Price And Quantity Determination Under Duopoly - SS2 Economics Past Questions and Answers - page 1
In a duopoly, how many firms dominate the market?
Two
Three
Four
What is the pricing strategy in a duopoly determined by?
Each firm's cost structure
The actions and responses of each firm's competitor
The government's price regulations
The market demand and supply forces
How does a duopoly affect the quantity of goods produced compared to a monopoly?
Each firm produces more goods in a duopoly
Each firm produces less goods in a duopoly
There is no difference in the quantity of goods produced between a duopoly and a monopoly
It depends on the specific market conditions
What is the potential outcome of a price war in a duopoly?
Both firms earn a higher profit
Both firms earn a lower profit
One firm earns a higher profit and the other earns a lower profit
Both firms earn the same profit as in a Nash equilibrium
What is the Nash equilibrium in a duopoly?
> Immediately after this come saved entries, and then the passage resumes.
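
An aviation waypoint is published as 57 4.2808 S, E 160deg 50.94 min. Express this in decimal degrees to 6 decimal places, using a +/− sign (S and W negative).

-57.071347, 160.849000

φ: 57 + 4.2808/60 = 57.0713467
hemisphere S, so the sign is −
Longitude: 50.94′ = 0.849000°; total 160.8490000
E → positive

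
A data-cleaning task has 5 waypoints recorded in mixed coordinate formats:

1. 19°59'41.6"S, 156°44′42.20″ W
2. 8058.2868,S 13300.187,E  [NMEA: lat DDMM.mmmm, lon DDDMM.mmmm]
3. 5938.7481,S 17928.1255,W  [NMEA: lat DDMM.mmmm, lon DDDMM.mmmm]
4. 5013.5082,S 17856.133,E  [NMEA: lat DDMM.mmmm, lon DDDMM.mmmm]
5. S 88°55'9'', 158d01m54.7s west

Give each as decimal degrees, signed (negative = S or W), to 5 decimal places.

Point 1:
  Lat: 19 + 59/60 + 41.6/3600 = 19.994889
  S → negative
  Longitude: 156° + 44/60 + 42.2/3600 = 156 + 0.733333 + 0.011722 = 156.745056
  W ⇒ negate
Point 2:
  Latitude: degrees = first 2 digits = 80, minutes = 58.2868; 80 + 58.2868/60 = 80.971447
  S → negative
  λ: split at 3 digits → 133° and 0.187′; 133 + 0.187/60 = 133.003117
  E → positive
Point 3:
  Lat: split at 2 digits → 59° and 38.7481′; 59 + 38.7481/60 = 59.645802
  hemisphere S, so the sign is −
  Lon: split at 3 digits → 179° and 28.1255′; 179 + 28.1255/60 = 179.468758
  W ⇒ negate
Point 4:
  φ: split at 2 digits → 50° and 13.5082′; 50 + 13.5082/60 = 50.225137
  hemisphere S, so the sign is −
  Lon: split at 3 digits → 178° and 56.133′; 178 + 56.133/60 = 178.935550
  E ⇒ keep positive
Point 5:
  φ: 55′ + 9″ = 55.15000′; 88 + 55.15000/60 = 88.919167
  S ⇒ negate
  λ: 158° + 1/60 + 54.7/3600 = 158 + 0.016667 + 0.015194 = 158.031861
  hemisphere W, so the sign is −

1. -19.99489, -156.74506
2. -80.97145, 133.00312
3. -59.64580, -179.46876
4. -50.22514, 178.93555
5. -88.91917, -158.03186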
The point where one firm dominates the market
The point where both firms produce more goods than in a monopoly
The point where both firms produce less goods and charge a higher price than in a monopoly
The point where both firms produce the same quantity and charge the same price
How does the pricing strategy in a duopoly differ from that of a monopoly?
How does the quantity of goods produced in a duopoly compare to that in a price war?
Suppose there are two firms, A and B, in a duopoly market. The market demand and cost functions are given as follows:
Demand function: P = 100 - Q
Cost function: C = 20Q
where P is the market price, Q is the total quantity of goods produced by both firms, and C is the total cost of production. Assuming that firm A and firm B have equal production costs, what is the Nash equilibrium price and quantity in this duopoly market?